I went to a meeting Eccles attended on the 29th floor of One American Square and her Segway was parked in the corner of the conference room. Payne came to a meeting at IBJ recently and drove right into our second-floor lobby.
The two regularly blow by security people and concierges, glide onto elevators with everyone else, and head to their destinations in buildings all over the city, getting more than a few curious looks along the way.
If you are downtown, you might also see Bob Whitt riding a Segway. He's head of White River State Park, where a fleet of the personal transportation devices is used to conduct tours. Whitt rides one regularly to cruise the park and make it to downtown meetings and events.
I and a few others from IBJ recently overcame our fear of looking like dorks and took the park tour, with Bob leading the way. We donned those funky-looking helmets, took a brief tutorial, and were off and running.

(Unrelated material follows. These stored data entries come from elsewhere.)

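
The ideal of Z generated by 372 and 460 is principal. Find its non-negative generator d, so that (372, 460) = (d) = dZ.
(372, 460) = (4); d = 4

In the PID Z, (a, b) is generated by gcd(a, b). Compute gcd(460, 372) with the extended Euclidean algorithm, tracking rows (r, s, t) with s·460 + t·372 = r:
  row A: (460, 1, 0)   [1·460 + 0·372 = 460]
  row B: (372, 0, 1)   [0·460 + 1·372 = 372]
  460 = 1·372 + 88   → row C = row A − 1·row B = (88, 1, −1)   [check: 1·460 − 1·372 = 88]
  372 = 4·88 + 20   → row D = row B − 4·row C = (20, −4, 5)   [check: −4·460 + 5·372 = 20]
  88 = 4·20 + 8   → row E = row C − 4·row D = (8, 17, −21)   [check: 17·460 − 21·372 = 8]
  20 = 2·8 + 4   → row F = row D − 2·row E = (4, −38, 47)   [check: −38·460 + 47·372 = 4]
  8 = 2·4 + 0   → remainder 0, stop. gcd = 4 (last nonzero row F).
So gcd(372, 460) = 4, with Bézout identity −38·460 + 47·372 = 4. Containment (⊇): the Bézout identity exhibits 4 as an element of (372, 460), giving (4) ⊆ (372, 460). Containment (⊆): since 4 | 372 and 4 | 460 (372 = 4·93, 460 = 4·115), every Z-linear combination of 372 and 460 is divisible by 4, so (372, 460) ⊆ (4). Therefore (372, 460) = (4), d = 4.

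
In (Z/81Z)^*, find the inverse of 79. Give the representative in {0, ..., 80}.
79^(−1) ≡ 40 (mod 81)

Apply the extended Euclidean algorithm to (81, 79), tracking rows (r, s, t) with s·81 + t·79 = r. Each division r_prev = q·r_cur + r_new produces the new row as (previous row) − q·(current row):
  row A: (81, 1, 0)   [1·81 + 0·79 = 81]
  row B: (79, 0, 1)   [0·81 + 1·79 = 79]
  81 = 1·79 + 2   → row C = row A − 1·row B = (2, 1, −1)   [check: 1·81 − 1·79 = 2]
  79 = 39·2 + 1   → row D = row B − 39·row C = (1, −39, 40)   [check: −39·81 + 40·79 = 1]
  2 = 2·1 + 0   → remainder 0, stop. gcd = 1 (last nonzero row D).
The gcd is 1, so 79 is invertible mod 81. The last nonzero row gives −39·81 + 40·79 = 1, so t = 40. So 79^(−1) ≡ 40 (mod 81). Verify: 79 · 40 = 3160 ≡ 1 (mod 81). ✓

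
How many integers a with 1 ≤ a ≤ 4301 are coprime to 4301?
The number of a ∈ {1, ..., 4301} with gcd(a, 4301) = 1 is by definition Euler's totient φ(4301). φ is multiplicative, with φ(p^e) = p^e − p^(e−1). Factorise 4301 = 11 · 17 · 23. Then
  φ(4301) = (11 − 1) · (17 − 1) · (23 − 1) = 10 · 16 · 22 = 3520.
So there are 3520 such integers.

Final answer: 3520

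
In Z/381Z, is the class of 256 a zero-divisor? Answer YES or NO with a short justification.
gcd(256, 381) = 1, so 256 is a unit in Z/381Z (it has a multiplicative inverse). A unit cannot be a zero-divisor: if 256·b ≡ 0 then multiplying both sides by 256^(−1) gives b ≡ 0. So 256 is not a zero-divisor.

Final answer: NO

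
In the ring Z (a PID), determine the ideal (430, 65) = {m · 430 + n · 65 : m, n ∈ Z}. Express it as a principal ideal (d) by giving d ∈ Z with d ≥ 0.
In the PID Z, (a, b) is generated by gcd(a, b). Compute gcd(430, 65) with the extended Euclidean algorithm, tracking rows (r, s, t) with s·430 + t·65 = r:
  row A: (430, 1, 0)   [1·430 + 0·65 = 430]
  row B: (65, 0, 1)   [0·430 + 1·65 = 65]
  430 = 6·65 + 40   → row C = row A − 6·row B = (40, 1, −6)   [check: 1·430 − 6·65 = 40]
  65 = 1·40 + 25   → row D = row B − 1·row C = (25, −1, 7)   [check: −1·430 + 7·65 = 25]
  40 = 1·25 + 15   → row E = row C − 1·row D = (15, 2, −13)   [check: 2·430 − 13·65 = 15]
  25 = 1·15 + 10   → row F = row D − 1·row E = (10, −3, 20)   [check: −3·430 + 20·65 = 10]
  15 = 1·10 + 5   → row G = row E − 1·row F = (5, 5, −33)   [check: 5·430 − 33·65 = 5]
  10 = 2·5 + 0   → remainder 0, stop. gcd = 5 (last nonzero row G).
So gcd(430, 65) = 5, with Bézout identity 5·430 − 33·65 = 5. Containment (⊇): the Bézout identity exhibits 5 as an element of (430, 65), giving (5) ⊆ (430, 65). Containment (⊆): since 5 | 430 and 5 | 65 (430 = 5·86, 65 = 5·13), every Z-linear combination of 430 and 65 is divisible by 5, so (430, 65) ⊆ (5). Therefore (430, 65) = (5), d = 5.

Final answer: (430, 65) = (5); d = 5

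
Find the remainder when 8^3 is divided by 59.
40

Use repeated squaring. Binary(3) = 11. Walk through the bits of the exponent 3 left-to-right: at each bit after the leading one, square the running value, then multiply by 8 if the bit is 1 (always reducing mod 59):
  bit 1 = 1 (leading): start with 8.
  bit 2 = 1: square 8^2 = 64 ≡ 5; bit is 1, so multiply 5·8 = 40 (mod 59).
Final value: 8^3 ≡ 40 (mod 59).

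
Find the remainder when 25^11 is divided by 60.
25

Use repeated squaring. Binary(11) = 1011. Walk through the bits of the exponent 11 left-to-right: at each bit after the leading one, square the running value, then multiply by 25 if the bit is 1 (always reducing mod 60):
  bit 1 = 1 (leading): start with 25.
  bit 2 = 0: square 25^2 = 625 ≡ 25 (mod 60).
  bit 3 = 1: square 25^2 = 625 ≡ 25; bit is 1, so multiply 25·25 = 625 ≡ 25 (mod 60).
  bit 4 = 1: square 25^2 = 625 ≡ 25; bit is 1, so multiply 25·25 = 625 ≡ 25 (mod 60).
Final value: 25^11 ≡ 25 (mod 60).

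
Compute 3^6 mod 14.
1

Use repeated squaring. Binary(6) = 110. Walk through the bits of the exponent 6 left-to-right: at each bit after the leading one, square the running value, then multiply by 3 if the bit is 1 (always reducing mod 14):
  bit 1 = 1 (leading): start with 3.
  bit 2 = 1: square 3^2 = 9; bit is 1, so multiply 9·3 = 27 ≡ 13 (mod 14).
  bit 3 = 0: square 13^2 = 169 ≡ 1 (mod 14).
Final value: 3^6 ≡ 1 (mod 14).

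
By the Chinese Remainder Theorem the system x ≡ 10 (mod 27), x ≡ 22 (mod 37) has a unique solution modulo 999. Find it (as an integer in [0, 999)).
x ≡ 577 (mod 999); the representative in [0, 999) is 577

The moduli 27, 37 are pairwise coprime, so by the CRT there is a unique solution mod 27·37 = 999.
Solve by successive substitution. Start with x ≡ 10 (mod 27).
  Combine with x ≡ 22 (mod 37): write x = 10 + 27·t and require 10 + 27·t ≡ 22 (mod 37), i.e. 27·t ≡ 22 − 10 ≡ 12 (mod 37). Since 27^(−1) ≡ 11 (mod 37), t ≡ 11·12 ≡ 21 (mod 37). So x ≡ 10 + 27·21 = 577 (mod 999).
Unique solution in [0, 999): x = 577.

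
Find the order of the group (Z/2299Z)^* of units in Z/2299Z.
|(Z/2299Z)^*| = 1980

(Z/2299Z)^* consists of the classes a with gcd(a, 2299) = 1, so its order is φ(2299). φ is multiplicative, with φ(p^e) = p^e − p^(e−1). Factorise 2299 = 11^2 · 19. Then
  φ(2299) = (11^2 − 11^1) · (19 − 1) = 110 · 18 = 1980.
Thus |(Z/2299Z)^*| = 1980.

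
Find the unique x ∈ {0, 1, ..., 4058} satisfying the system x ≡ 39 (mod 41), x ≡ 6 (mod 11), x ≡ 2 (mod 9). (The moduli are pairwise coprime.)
The moduli 41, 11, 9 are pairwise coprime, so by the CRT there is a unique solution mod 41·11·9 = 4059.
Solve by successive substitution. Start with x ≡ 39 (mod 41).
  Combine with x ≡ 6 (mod 11): write x = 39 + 41·t and require 39 + 41·t ≡ 6 (mod 11), i.e. 41·t ≡ 6 − 39 ≡ 0 (mod 11). Since 41^(−1) ≡ 7 (mod 11) (41 ≡ 8 (mod 11)), t ≡ 7·0 ≡ 0 (mod 11). So x ≡ 39 + 41·0 = 39 (mod 451).
  Combine with x ≡ 2 (mod 9): write x = 39 + 451·t and require 39 + 451·t ≡ 2 (mod 9), i.e. 451·t ≡ 2 − 39 ≡ 8 (mod 9). Since 451^(−1) ≡ 1 (mod 9) (451 ≡ 1 (mod 9)), t ≡ 1·8 ≡ 8 (mod 9). So x ≡ 39 + 451·8 = 3647 (mod 4059).
Unique solution in [0, 4059): x = 3647.

Final answer: x ≡ 3647 (mod 4059); the representative in [0, 4059) is 3647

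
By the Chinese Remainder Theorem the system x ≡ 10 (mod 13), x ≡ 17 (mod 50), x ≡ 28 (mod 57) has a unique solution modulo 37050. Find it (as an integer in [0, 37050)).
The moduli 13, 50, 57 are pairwise coprime, so by the CRT there is a unique solution mod 13·50·57 = 37050.
Solve by successive substitution. Start with x ≡ 10 (mod 13).
  Combine with x ≡ 17 (mod 50): write x = 10 + 13·t and require 10 + 13·t ≡ 17 (mod 50), i.e. 13·t ≡ 17 − 10 ≡ 7 (mod 50). Since 13^(−1) ≡ 27 (mod 50), t ≡ 27·7 ≡ 39 (mod 50). So x ≡ 10 + 13·39 = 517 (mod 650).
  Combine with x ≡ 28 (mod 57): write x = 517 + 650·t and require 517 + 650·t ≡ 28 (mod 57), i.e. 650·t ≡ 28 − 517 ≡ 24 (mod 57). Since 650^(−1) ≡ 5 (mod 57) (650 ≡ 23 (mod 57)), t ≡ 5·24 ≡ 6 (mod 57). So x ≡ 517 + 650·6 = 4417 (mod 37050).
Unique solution in [0, 37050): x = 4417.

Final answer: x ≡ 4417 (mod 37050); the representative in [0, 37050) is 4417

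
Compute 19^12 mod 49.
1

Use repeated squaring. Binary(12) = 1100. Walk through the bits of the exponent 12 left-to-right: at each bit after the leading one, square the running value, then multiply by 19 if the bit is 1 (always reducing mod 49):
  bit 1 = 1 (leading): start with 19.
  bit 2 = 1: square 19^2 = 361 ≡ 18; bit is 1, so multiply 18·19 = 342 ≡ 48 (mod 49).
  bit 3 = 0: square 48^2 = 2304 ≡ 1 (mod 49).
  bit 4 = 0: square 1^2 = 1 (mod 49).
Final value: 19^12 ≡ 1 (mod 49).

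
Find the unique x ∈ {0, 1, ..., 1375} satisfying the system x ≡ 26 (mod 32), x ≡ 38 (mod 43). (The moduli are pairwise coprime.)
x ≡ 1242 (mod 1376); the representative in [0, 1376) is 1242

The moduli 32, 43 are pairwise coprime, so by the CRT there is a unique solution mod 32·43 = 1376.
Solve by successive substitution. Start with x ≡ 26 (mod 32).
  Combine with x ≡ 38 (mod 43): write x = 26 + 32·t and require 26 + 32·t ≡ 38 (mod 43), i.e. 32·t ≡ 38 − 26 ≡ 12 (mod 43). Since 32^(−1) ≡ 39 (mod 43), t ≡ 39·12 ≡ 38 (mod 43). So x ≡ 26 + 32·38 = 1242 (mod 1376).
Unique solution in [0, 1376): x = 1242.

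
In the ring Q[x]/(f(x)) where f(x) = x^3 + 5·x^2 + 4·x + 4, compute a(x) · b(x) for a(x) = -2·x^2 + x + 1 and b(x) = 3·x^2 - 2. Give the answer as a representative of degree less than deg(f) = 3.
First multiply in Q[x] without reducing: a · b = -6·x^4 + 3·x^3 + 7·x^2 - 2·x - 2. Now divide by f(x) = x^3 + 5·x^2 + 4·x + 4, eliminating the leading term at each step:
  leading term -6·x^4: subtract (-6·x)·f(x) = -6·x^4 - 30·x^3 - 24·x^2 - 24·x, leaving 33·x^3 + 31·x^2 + 22·x - 2
  leading term 33·x^3: subtract (33)·f(x) = 33·x^3 + 165·x^2 + 132·x + 132, leaving -134·x^2 - 110·x - 134
The degree is now < 3, so this is the remainder. Hence a · b ≡ -134·x^2 - 110·x - 134 in Q[x]/(f).

Final answer: a · b ≡ -134·x^2 - 110·x - 134 (mod f(x))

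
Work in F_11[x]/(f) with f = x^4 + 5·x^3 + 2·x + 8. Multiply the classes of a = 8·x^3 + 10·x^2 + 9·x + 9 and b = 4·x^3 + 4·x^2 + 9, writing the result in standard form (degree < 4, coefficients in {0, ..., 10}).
Multiply as integer polynomials: a · b = 32·x^6 + 72·x^5 + 76·x^4 + 144·x^3 + 126·x^2 + 81·x + 81. Reducing coefficients mod 11: a · b ≡ 10·x^6 + 6·x^5 + 10·x^4 + x^3 + 5·x^2 + 4·x + 4. Now divide by f(x) = x^4 + 5·x^3 + 2·x + 8 in F_11[x], eliminating the leading term at each step:
  leading term 10·x^6: subtract (10·x^2)·f(x) = 10·x^6 + 6·x^5 + 9·x^3 + 3·x^2, leaving 10·x^4 + 3·x^3 + 2·x^2 + 4·x + 4 (coefficients mod 11)
  leading term 10·x^4: subtract (10)·f(x) = 10·x^4 + 6·x^3 + 9·x + 3, leaving 8·x^3 + 2·x^2 + 6·x + 1 (coefficients mod 11)
The degree is now < 4, so this is the remainder. Hence a · b ≡ 8·x^3 + 2·x^2 + 6·x + 1 in F_11[x]/(f).

Final answer: a · b ≡ 8·x^3 + 2·x^2 + 6·x + 1 (mod f(x))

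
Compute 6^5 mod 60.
36

Use repeated squaring. Binary(5) = 101. Walk through the bits of the exponent 5 left-to-right: at each bit after the leading one, square the running value, then multiply by 6 if the bit is 1 (always reducing mod 60):
  bit 1 = 1 (leading): start with 6.
  bit 2 = 0: square 6^2 = 36 (mod 60).
  bit 3 = 1: square 36^2 = 1296 ≡ 36; bit is 1, so multiply 36·6 = 216 ≡ 36 (mod 60).
Final value: 6^5 ≡ 36 (mod 60).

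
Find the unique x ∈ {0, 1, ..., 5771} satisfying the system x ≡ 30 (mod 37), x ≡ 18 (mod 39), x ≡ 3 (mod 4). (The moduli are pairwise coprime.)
x ≡ 1695 (mod 5772); the representative in [0, 5772) is 1695

The moduli 37, 39, 4 are pairwise coprime, so by the CRT there is a unique solution mod 37·39·4 = 5772.
Solve by successive substitution. Start with x ≡ 30 (mod 37).
  Combine with x ≡ 18 (mod 39): write x = 30 + 37·t and require 30 + 37·t ≡ 18 (mod 39), i.e. 37·t ≡ 18 − 30 ≡ 27 (mod 39). Since 37^(−1) ≡ 19 (mod 39), t ≡ 19·27 ≡ 6 (mod 39). So x ≡ 30 + 37·6 = 252 (mod 1443).
  Combine with x ≡ 3 (mod 4): write x = 252 + 1443·t and require 252 + 1443·t ≡ 3 (mod 4), i.e. 1443·t ≡ 3 − 252 ≡ 3 (mod 4). Since 1443^(−1) ≡ 3 (mod 4) (1443 ≡ 3 (mod 4)), t ≡ 3·3 ≡ 1 (mod 4). So x ≡ 252 + 1443·1 = 1695 (mod 5772).
Unique solution in [0, 5772): x = 1695.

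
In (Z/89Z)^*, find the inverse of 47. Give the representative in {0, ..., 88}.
Apply the extended Euclidean algorithm to (89, 47), tracking rows (r, s, t) with s·89 + t·47 = r. Each division r_prev = q·r_cur + r_new produces the new row as (previous row) − q·(current row):
  row A: (89, 1, 0)   [1·89 + 0·47 = 89]
  row B: (47, 0, 1)   [0·89 + 1·47 = 47]
  89 = 1·47 + 42   → row C = row A − 1·row B = (42, 1, −1)   [check: 1·89 − 1·47 = 42]
  47 = 1·42 + 5   → row D = row B − 1·row C = (5, −1, 2)   [check: −1·89 + 2·47 = 5]
  42 = 8·5 + 2   → row E = row C − 8·row D = (2, 9, −17)   [check: 9·89 − 17·47 = 2]
  5 = 2·2 + 1   → row F = row D − 2·row E = (1, −19, 36)   [check: −19·89 + 36·47 = 1]
  2 = 2·1 + 0   → remainder 0, stop. gcd = 1 (last nonzero row F).
The gcd is 1, so 47 is invertible mod 89. The last nonzero row gives −19·89 + 36·47 = 1, so t = 36. So 47^(−1) ≡ 36 (mod 89). Verify: 47 · 36 = 1692 ≡ 1 (mod 89). ✓

Final answer: 47^(−1) ≡ 36 (mod 89)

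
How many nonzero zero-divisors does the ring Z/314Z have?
In Z/314Z each nonzero element is either a unit (gcd with 314 is 1) or a zero-divisor (gcd > 1). The number of units is φ(314): factorise 314 = 2 · 157, so φ(314) = (2 − 1) · (157 − 1) = 1 · 156 = 156. The nonzero elements number 314 − 1 = 313. Hence the nonzero zero-divisors number 313 − 156 = 157.

Final answer: Z/314Z has 157 nonzero zero-divisors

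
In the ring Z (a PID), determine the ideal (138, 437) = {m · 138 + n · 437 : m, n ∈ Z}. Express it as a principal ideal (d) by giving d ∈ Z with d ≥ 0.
In the PID Z, (a, b) is generated by gcd(a, b). Compute gcd(437, 138) with the extended Euclidean algorithm, tracking rows (r, s, t) with s·437 + t·138 = r:
  row A: (437, 1, 0)   [1·437 + 0·138 = 437]
  row B: (138, 0, 1)   [0·437 + 1·138 = 138]
  437 = 3·138 + 23   → row C = row A − 3·row B = (23, 1, −3)   [check: 1·437 − 3·138 = 23]
  138 = 6·23 + 0   → remainder 0, stop. gcd = 23 (last nonzero row C).
So gcd(138, 437) = 23, with Bézout identity 1·437 − 3·138 = 23. Containment (⊇): the Bézout identity exhibits 23 as an element of (138, 437), giving (23) ⊆ (138, 437). Containment (⊆): since 23 | 138 and 23 | 437 (138 = 23·6, 437 = 23·19), every Z-linear combination of 138 and 437 is divisible by 23, so (138, 437) ⊆ (23). Therefore (138, 437) = (23), d = 23.

Final answer: (138, 437) = (23); d = 23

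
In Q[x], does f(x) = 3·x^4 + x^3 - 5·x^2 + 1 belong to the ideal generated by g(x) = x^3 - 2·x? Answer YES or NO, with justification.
In Q[x] the ideal (g) consists of all multiples of g, so f ∈ (g) iff g | f, i.e. iff the remainder of f on division by g is 0. Divide f by g (g is monic, so eliminate the leading term of the running remainder at each step):
  leading term 3·x^4: subtract (3·x)·g(x) = 3·x^4 - 6·x^2, leaving x^3 + x^2 + 1
  leading term x^3: subtract (1)·g(x) = x^3 - 2·x, leaving x^2 + 2·x + 1
The remainder r(x) = x^2 + 2·x + 1 ≠ 0 (and deg r < deg g), so g ∤ f, i.e. f ∉ (g).

Final answer: NO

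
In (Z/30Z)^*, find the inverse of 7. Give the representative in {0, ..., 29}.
7^(−1) ≡ 13 (mod 30)

Apply the extended Euclidean algorithm to (30, 7), tracking rows (r, s, t) with s·30 + t·7 = r. Each division r_prev = q·r_cur + r_new produces the new row as (previous row) − q·(current row):
  row A: (30, 1, 0)   [1·30 + 0·7 = 30]
  row B: (7, 0, 1)   [0·30 + 1·7 = 7]
  30 = 4·7 + 2   → row C = row A − 4·row B = (2, 1, −4)   [check: 1·30 − 4·7 = 2]
  7 = 3·2 + 1   → row D = row B − 3·row C = (1, −3, 13)   [check: −3·30 + 13·7 = 1]
  2 = 2·1 + 0   → remainder 0, stop. gcd = 1 (last nonzero row D).
The gcd is 1, so 7 is invertible mod 30. The last nonzero row gives −3·30 + 13·7 = 1, so t = 13. So 7^(−1) ≡ 13 (mod 30). Verify: 7 · 13 = 91 ≡ 1 (mod 30). ✓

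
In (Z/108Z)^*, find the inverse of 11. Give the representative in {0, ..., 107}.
Apply the extended Euclidean algorithm to (108, 11), tracking rows (r, s, t) with s·108 + t·11 = r. Each division r_prev = q·r_cur + r_new produces the new row as (previous row) − q·(current row):
  row A: (108, 1, 0)   [1·108 + 0·11 = 108]
  row B: (11, 0, 1)   [0·108 + 1·11 = 11]
  108 = 9·11 + 9   → row C = row A − 9·row B = (9, 1, −9)   [check: 1·108 − 9·11 = 9]
  11 = 1·9 + 2   → row D = row B − 1·row C = (2, −1, 10)   [check: −1·108 + 10·11 = 2]
  9 = 4·2 + 1   → row E = row C − 4·row D = (1, 5, −49)   [check: 5·108 − 49·11 = 1]
  2 = 2·1 + 0   → remainder 0, stop. gcd = 1 (last nonzero row E).
The gcd is 1, so 11 is invertible mod 108. The last nonzero row gives 5·108 − 49·11 = 1, so t = −49. So 11^(−1) ≡ −49 ≡ 59 (mod 108). Verify: 11 · 59 = 649 ≡ 1 (mod 108). ✓

Final answer: 11^(−1) ≡ 59 (mod 108)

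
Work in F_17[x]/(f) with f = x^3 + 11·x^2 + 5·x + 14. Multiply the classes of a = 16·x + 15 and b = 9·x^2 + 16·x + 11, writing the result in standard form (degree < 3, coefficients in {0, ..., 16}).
Multiply as integer polynomials: a · b = 144·x^3 + 391·x^2 + 416·x + 165. Reducing coefficients mod 17: a · b ≡ 8·x^3 + 8·x + 12. Now divide by f(x) = x^3 + 11·x^2 + 5·x + 14 in F_17[x], eliminating the leading term at each step:
  leading term 8·x^3: subtract (8)·f(x) = 8·x^3 + 3·x^2 + 6·x + 10, leaving 14·x^2 + 2·x + 2 (coefficients mod 17)
The degree is now < 3, so this is the remainder. Hence a · b ≡ 14·x^2 + 2·x + 2 in F_17[x]/(f).

Final answer: a · b ≡ 14·x^2 + 2·x + 2 (mod f(x))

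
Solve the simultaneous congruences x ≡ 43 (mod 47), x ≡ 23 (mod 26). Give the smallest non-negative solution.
x ≡ 231 (mod 1222); the representative in [0, 1222) is 231

The moduli 47, 26 are pairwise coprime, so by the CRT there is a unique solution mod 47·26 = 1222.
Solve by successive substitution. Start with x ≡ 43 (mod 47).
  Combine with x ≡ 23 (mod 26): write x = 43 + 47·t and require 43 + 47·t ≡ 23 (mod 26), i.e. 47·t ≡ 23 − 43 ≡ 6 (mod 26). Since 47^(−1) ≡ 5 (mod 26) (47 ≡ 21 (mod 26)), t ≡ 5·6 ≡ 4 (mod 26). So x ≡ 43 + 47·4 = 231 (mod 1222).
Unique solution in [0, 1222): x = 231.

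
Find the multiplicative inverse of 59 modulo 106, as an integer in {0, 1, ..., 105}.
59^(−1) ≡ 9 (mod 106)

Apply the extended Euclidean algorithm to (106, 59), tracking rows (r, s, t) with s·106 + t·59 = r. Each division r_prev = q·r_cur + r_new produces the new row as (previous row) − q·(current row):
  row A: (106, 1, 0)   [1·106 + 0·59 = 106]
  row B: (59, 0, 1)   [0·106 + 1·59 = 59]
  106 = 1·59 + 47   → row C = row A − 1·row B = (47, 1, −1)   [check: 1·106 − 1·59 = 47]
  59 = 1·47 + 12   → row D = row B − 1·row C = (12, −1, 2)   [check: −1·106 + 2·59 = 12]
  47 = 3·12 + 11   → row E = row C − 3·row D = (11, 4, −7)   [check: 4·106 − 7·59 = 11]
  12 = 1·11 + 1   → row F = row D − 1·row E = (1, −5, 9)   [check: −5·106 + 9·59 = 1]
  11 = 11·1 + 0   → remainder 0, stop. gcd = 1 (last nonzero row F).
The gcd is 1, so 59 is invertible mod 106. The last nonzero row gives −5·106 + 9·59 = 1, so t = 9. So 59^(−1) ≡ 9 (mod 106). Verify: 59 · 9 = 531 ≡ 1 (mod 106). ✓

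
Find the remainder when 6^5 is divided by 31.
Use repeated squaring. Binary(5) = 101. Walk through the bits of the exponent 5 left-to-right: at each bit after the leading one, square the running value, then multiply by 6 if the bit is 1 (always reducing mod 31):
  bit 1 = 1 (leading): start with 6.
  bit 2 = 0: square 6^2 = 36 ≡ 5 (mod 31).
  bit 3 = 1: square 5^2 = 25; bit is 1, so multiply 25·6 = 150 ≡ 26 (mod 31).
Final value: 6^5 ≡ 26 (mod 31).

Final answer: 26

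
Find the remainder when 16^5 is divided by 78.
22

Use repeated squaring. Binary(5) = 101. Walk through the bits of the exponent 5 left-to-right: at each bit after the leading one, square the running value, then multiply by 16 if the bit is 1 (always reducing mod 78):
  bit 1 = 1 (leading): start with 16.
  bit 2 = 0: square 16^2 = 256 ≡ 22 (mod 78).
  bit 3 = 1: square 22^2 = 484 ≡ 16; bit is 1, so multiply 16·16 = 256 ≡ 22 (mod 78).
Final value: 16^5 ≡ 22 (mod 78).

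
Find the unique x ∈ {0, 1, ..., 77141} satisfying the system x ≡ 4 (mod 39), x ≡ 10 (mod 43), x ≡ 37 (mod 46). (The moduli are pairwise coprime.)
x ≡ 29293 (mod 77142); the representative in [0, 77142) is 29293

The moduli 39, 43, 46 are pairwise coprime, so by the CRT there is a unique solution mod 39·43·46 = 77142.
Solve by successive substitution. Start with x ≡ 4 (mod 39).
  Combine with x ≡ 10 (mod 43): write x = 4 + 39·t and require 4 + 39·t ≡ 10 (mod 43), i.e. 39·t ≡ 10 − 4 ≡ 6 (mod 43). Since 39^(−1) ≡ 32 (mod 43), t ≡ 32·6 ≡ 20 (mod 43). So x ≡ 4 + 39·20 = 784 (mod 1677).
  Combine with x ≡ 37 (mod 46): write x = 784 + 1677·t and require 784 + 1677·t ≡ 37 (mod 46), i.e. 1677·t ≡ 37 − 784 ≡ 35 (mod 46). Since 1677^(−1) ≡ 11 (mod 46) (1677 ≡ 21 (mod 46)), t ≡ 11·35 ≡ 17 (mod 46). So x ≡ 784 + 1677·17 = 29293 (mod 77142).
Unique solution in [0, 77142): x = 29293.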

Bob didn't wear a helmet, by the way, and looked a lot cooler. Well, less dorky is probably a better description.
I don't know what it is, but it's pretty much impossible to look cool when you're on one of those things, which my daughters reminded me of gleefully when I told them about my adventure.
Be that as it may, I'm here to tell you that a ride on a Segway and a tour of the park are well worth the humiliation. You get over it fast because you're having so much fun.
Our tour lasted more than an hour, and we covered about every inch of the park. We cruised through the open mall, around NIFS and across White River on the New York Street bridge and glided through the Promenade behind the zoo.
We came back over the river on the Washington Street pedestrian bridge, went down behind the NCAA and the Indiana State and Eiteljorg museums, and headed north along the canal all the way to Buggs Temple and back.
Whitt was an expert tour guide and darn good on that Segway. He couldn't resist the urge to hot dog a little near the end of our journey when he slalomed in and out of a group of building columns.
While none of the rest of us could perform at that level, we were all quite comfortable on our machines. After the two- to three-minute instructional lecture and a demonstration from the guide, we were fine. Most otherwisecapable people will have no problem riding a Segway.
The "two-wheeled, battery-powered personal conveyances" and tours at the park ($45 a head) are provided by Segway of Indiana, the state's only dealership. If you want to own one, you're talking about $5,000. You can see them up close and personal at SI's Broad Ripple showroom.
Whitt tells me the tourist business is growing nicely, but that corporations have also started to use the park tour on Segways as an outing and bonding experience for employees and management teams.
Not only does a tour show off one of the city's premier assets, but it also gives participants a unique experience in which they've learned a new skill, and they've done it together. They've also been seen in public together looking like dorks! What could be more bonding than that?
I liked it so much, an IBJ management outing is already on the agenda.